Mozilla has blocked all versions of Adobe Flash in its Firefox browser, dealing another major blow to Adobe's the much-maligned platform.
Mark Schmidt, the head of the Firefox support team at Mozilla, tweeted that all versions of Flash Player are blocked in the browser as of its latest update, accompanying the news with an image showing a raised fist and the phrase "Occupy Flash."
Security researchers have discovered vulnerabilities in recent versions of Adobe Flash that have not been patched yet by Adobe but are rather exploited by hackers. Most recently cyberthieves released 400 GB of internal documents stolen from HackingTeam, a Italian security company that helps governments and other organizations steal information. Those documents included details for exploiting weaknesses in Flash, which the HackingTeam called "most beautiful Flash bug for the last four years."

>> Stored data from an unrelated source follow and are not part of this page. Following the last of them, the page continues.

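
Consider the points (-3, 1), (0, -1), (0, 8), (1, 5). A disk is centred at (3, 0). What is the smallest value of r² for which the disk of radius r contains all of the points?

The required radius is the distance from (3, 0) to the farthest point.
Squared distances: 37, 10, 73, 29.
Maximum is 73, attained at (0, 8).

73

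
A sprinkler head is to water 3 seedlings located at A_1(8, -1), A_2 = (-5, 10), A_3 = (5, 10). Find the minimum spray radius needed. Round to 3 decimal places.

8.515

Side lengths²: A_1A_2² = 290, A_1A_3² = 130, A_2A_3² = 100.
Since A_1A_2² = 290 ≥ 130 + 100 = 230, the angle opposite A_1A_2 is not acute, so the smallest enclosing circle has A_1A_2 as diameter.
Centre = midpoint of A_1A_2 = (1.5, 4.5), r² = 290/4 = 72.5.
r = √(72.5) ≈ 8.515.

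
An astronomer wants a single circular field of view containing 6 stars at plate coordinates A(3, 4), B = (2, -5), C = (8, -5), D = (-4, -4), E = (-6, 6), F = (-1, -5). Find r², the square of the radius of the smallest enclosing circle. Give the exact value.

The farthest pair is C–E with squared distance 317. The circle on this segment as diameter has centre (1, 0.5) and r² = 317/4 = 79.25.
Check A: distance² to centre = 16.25 ≤ 79.25, so it lies inside.
All remaining points lie in this disk, and no smaller disk contains both endpoints, so this is the minimum enclosing circle.

79.25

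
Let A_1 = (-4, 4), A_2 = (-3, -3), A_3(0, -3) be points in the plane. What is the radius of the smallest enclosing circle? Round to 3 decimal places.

4.031

Side lengths²: A_1A_2² = 50, A_1A_3² = 65, A_2A_3² = 9.
Since A_1A_3² = 65 ≥ 50 + 9 = 59, the angle opposite A_1A_3 is not acute, so the smallest enclosing circle has A_1A_3 as diameter.
Centre = midpoint of A_1A_3 = (-2, 0.5), r² = 65/4 = 16.25.
r = √(16.25) ≈ 4.031.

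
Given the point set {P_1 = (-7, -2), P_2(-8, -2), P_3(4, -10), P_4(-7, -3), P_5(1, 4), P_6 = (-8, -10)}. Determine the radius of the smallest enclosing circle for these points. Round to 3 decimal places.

The minimum enclosing circle of a finite set is fixed by two of the points (as a diameter) or three (as a circumcircle).
The minimum enclosing circle is determined by three boundary points: P_3, P_5, P_6.
Their circumcentre is (-2, -111/28) with r² = 56785/784.
The farthest remaining point P_2 is at distance² 31249/784 ≤ 56785/784.
r = √(56785/784) ≈ 8.511.

8.511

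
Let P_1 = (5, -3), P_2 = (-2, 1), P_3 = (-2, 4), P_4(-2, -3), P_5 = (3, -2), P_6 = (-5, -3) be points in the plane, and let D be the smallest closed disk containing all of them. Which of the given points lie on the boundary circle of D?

A smallest enclosing disk is always determined by at most three of the input points on its boundary.
The minimum enclosing circle is determined by three boundary points: P_1, P_3, P_6.
Their circumcentre is (0, -1) with r² = 29.
The farthest remaining point P_5 is at distance² 10 ≤ 29.
The points at distance exactly r from the centre are P_1, P_3, P_6 — 3 points.

P_1, P_3, P_6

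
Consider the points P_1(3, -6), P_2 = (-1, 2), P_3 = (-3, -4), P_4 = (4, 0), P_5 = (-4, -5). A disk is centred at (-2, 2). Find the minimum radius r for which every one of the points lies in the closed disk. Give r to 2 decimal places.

9.43

The required radius is the distance from (-2, 2) to the farthest point.
Squared distances: 89, 1, 37, 40, 53.
Maximum is 89, attained at P_1.
r = √89 ≈ 9.43.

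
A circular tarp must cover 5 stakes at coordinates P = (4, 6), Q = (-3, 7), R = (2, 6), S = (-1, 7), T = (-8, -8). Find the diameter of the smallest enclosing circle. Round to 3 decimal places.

18.439

The farthest pair is P–T with squared distance 340. The circle on this segment as diameter has centre (-2, -1) and r² = 340/4 = 85.
Check Q: distance² to centre = 65 ≤ 85, so it lies inside.
All remaining points lie in this disk, and no smaller disk contains both endpoints, so this is the minimum enclosing circle.
Diameter = 2r = 2√85 ≈ 18.439.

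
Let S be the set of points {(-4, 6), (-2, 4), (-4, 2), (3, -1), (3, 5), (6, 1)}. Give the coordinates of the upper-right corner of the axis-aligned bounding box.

x-range [-4, 6], y-range [-1, 6].
The upper-right corner is (6, 6).

(6, 6)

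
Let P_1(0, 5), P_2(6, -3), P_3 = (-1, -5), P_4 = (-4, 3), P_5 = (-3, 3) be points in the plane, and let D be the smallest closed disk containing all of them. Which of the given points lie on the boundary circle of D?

P_2, P_4

By Welzl's lemma the MEC is supported by two points (diametrically opposite) or three points (on a circumcircle).
The farthest pair is P_2–P_4 with squared distance 136. The circle on this segment as diameter has centre (1, 0) and r² = 136/4 = 34.
Check P_1: distance² to centre = 26 ≤ 34, so it lies inside.
All remaining points lie in this disk, and no smaller disk contains both endpoints, so this is the minimum enclosing circle.
The points at distance exactly r from the centre are P_2, P_4 — 2 points.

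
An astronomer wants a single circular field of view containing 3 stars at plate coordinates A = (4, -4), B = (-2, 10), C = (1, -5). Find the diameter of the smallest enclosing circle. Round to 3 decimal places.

Side lengths²: AB² = 232, AC² = 10, BC² = 234.
Since BC² = 234 < 232 + 10 = 242, the triangle is acute, so the smallest enclosing circle is the circumcircle.
Circumcentre = (0.125, 2.625), r² = 58.90625.
Diameter = 2r = 2√(58.90625) ≈ 15.350.

15.350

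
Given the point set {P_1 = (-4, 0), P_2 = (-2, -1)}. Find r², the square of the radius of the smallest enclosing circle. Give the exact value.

The smallest circle enclosing two points has them as diameter endpoints.
Centre = midpoint = (-3, -0.5); r² = |P_1P_2|²/4 = 5/4 = 1.25.

1.25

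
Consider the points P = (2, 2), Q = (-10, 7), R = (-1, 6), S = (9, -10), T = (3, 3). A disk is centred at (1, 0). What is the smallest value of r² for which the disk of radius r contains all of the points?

170

The required radius is the distance from (1, 0) to the farthest point.
Squared distances: 5, 170, 40, 164, 13.
Maximum is 170, attained at Q.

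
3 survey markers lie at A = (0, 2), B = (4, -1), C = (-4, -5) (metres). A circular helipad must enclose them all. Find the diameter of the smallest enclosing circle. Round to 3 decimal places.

Side lengths²: AB² = 25, AC² = 65, BC² = 80.
Since BC² = 80 < 65 + 25 = 90, the triangle is acute, so the smallest enclosing circle is the circumcircle.
Circumcentre = (-0.25, -2.5), r² = 20.3125.
Diameter = 2r = 2√(20.3125) ≈ 9.014.

9.014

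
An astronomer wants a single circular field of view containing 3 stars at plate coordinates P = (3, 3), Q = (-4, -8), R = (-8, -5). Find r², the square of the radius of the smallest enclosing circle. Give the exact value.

Side lengths²: PQ² = 170, PR² = 185, QR² = 25.
Since PR² = 185 < 170 + 25 = 195, the triangle is acute, so the smallest enclosing circle is the circumcircle.
Circumcentre = (-57/26, -37/26), r² = 15725/338.

15725/338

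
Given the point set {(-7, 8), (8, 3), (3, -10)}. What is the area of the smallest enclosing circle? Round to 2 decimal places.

Call the three points A, B, C in the order given.
Side lengths²: AB² = 250, AC² = 424, BC² = 194.
Since AC² = 424 < 250 + 194 = 444, the triangle is acute, so the smallest enclosing circle is the circumcircle.
Circumcentre = (-35/22, -17/22), r² = 25705/242.
Area = π·r² = π·25705/242 ≈ 333.70.

333.70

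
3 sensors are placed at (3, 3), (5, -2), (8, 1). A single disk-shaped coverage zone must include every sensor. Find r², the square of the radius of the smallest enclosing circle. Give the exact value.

Call the three points A, B, C in the order given.
Side lengths²: AB² = 29, AC² = 29, BC² = 18.
Since AC² = 29 < 29 + 18 = 47, the triangle is acute, so the smallest enclosing circle is the circumcircle.
Circumcentre = (71/14, 13/14), r² = 841/98.

841/98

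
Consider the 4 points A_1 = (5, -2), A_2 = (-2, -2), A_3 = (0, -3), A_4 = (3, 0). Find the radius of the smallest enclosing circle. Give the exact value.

The farthest pair is A_1–A_2 with squared distance 49. The circle on this segment as diameter has centre (1.5, -2) and r² = 49/4 = 12.25.
Check A_3: distance² to centre = 3.25 ≤ 12.25, so it lies inside.
All remaining points lie in this disk, and no smaller disk contains both endpoints, so this is the minimum enclosing circle.
r = √(12.25) = 3.5.

3.5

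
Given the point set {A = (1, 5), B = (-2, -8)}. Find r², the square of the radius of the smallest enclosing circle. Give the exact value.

The smallest circle enclosing two points has them as diameter endpoints.
Centre = midpoint = (-0.5, -1.5); r² = |AB|²/4 = 178/4 = 44.5.

44.5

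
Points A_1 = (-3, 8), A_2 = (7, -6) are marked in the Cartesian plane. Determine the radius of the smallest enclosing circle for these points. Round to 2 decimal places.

The smallest circle enclosing two points has them as diameter endpoints.
Centre = midpoint = (2, 1); r² = |A_1A_2|²/4 = 296/4 = 74.
r = √74 ≈ 8.60.

8.60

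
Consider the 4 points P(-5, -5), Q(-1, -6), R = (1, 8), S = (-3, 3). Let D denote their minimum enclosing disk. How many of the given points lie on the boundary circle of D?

The minimum enclosing circle is determined by three boundary points: P, Q, R.
Their circumcentre is (-77/58, 69/58) with r² = 87125/1682.
The farthest remaining point S is at distance² 10217/1682 ≤ 87125/1682.
The points at distance exactly r from the centre are P, Q, R — 3 points.

3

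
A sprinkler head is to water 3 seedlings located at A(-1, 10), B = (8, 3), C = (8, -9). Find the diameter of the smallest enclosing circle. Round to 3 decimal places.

Side lengths²: AB² = 130, AC² = 442, BC² = 144.
Since AC² = 442 ≥ 144 + 130 = 274, the angle opposite AC is not acute, so the smallest enclosing circle has AC as diameter.
Centre = midpoint of AC = (3.5, 0.5), r² = 442/4 = 110.5.
Diameter = 2r = 2√(110.5) ≈ 21.024.

21.024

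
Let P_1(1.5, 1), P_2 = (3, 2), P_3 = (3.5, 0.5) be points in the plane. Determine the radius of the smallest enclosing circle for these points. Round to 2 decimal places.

1.07

Side lengths²: P_1P_2² = 3.25, P_1P_3² = 4.25, P_2P_3² = 2.5.
Since P_1P_3² = 4.25 < 3.25 + 2.5 = 5.75, the triangle is acute, so the smallest enclosing circle is the circumcircle.
Circumcentre = (113/44, 45/44), r² = 1105/968.
r = √(1105/968) ≈ 1.07.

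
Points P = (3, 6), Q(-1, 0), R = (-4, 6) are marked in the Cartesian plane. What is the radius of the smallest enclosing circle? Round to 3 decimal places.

Side lengths²: PQ² = 52, PR² = 49, QR² = 45.
Since PQ² = 52 < 49 + 45 = 94, the triangle is acute, so the smallest enclosing circle is the circumcircle.
Circumcentre = (-0.5, 4), r² = 16.25.
r = √(16.25) ≈ 4.031.

4.031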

The worldwide web's biggest companies have slowly withdrawn support from the software over the past few years. Earlier this year YouTube made HTML5 its default player, while a recent update to Chrome saw the browser "intelligently" pause Flash to stop unnecessary content from running on web pages. Even Steve Jobs memorably explained his problems with Flash in an open letter published back in 2010, but it's somehow clung doggedly to life, barely surviving the discovery of multiple critical security vulnerabilities every year.
Flash was once the defacto standard for websites to run games, stream video and deliver animation over browser software. These days, Flash is on the wane as more in the online video industry turns to HTML5, a developing language that can run graphics without plugins.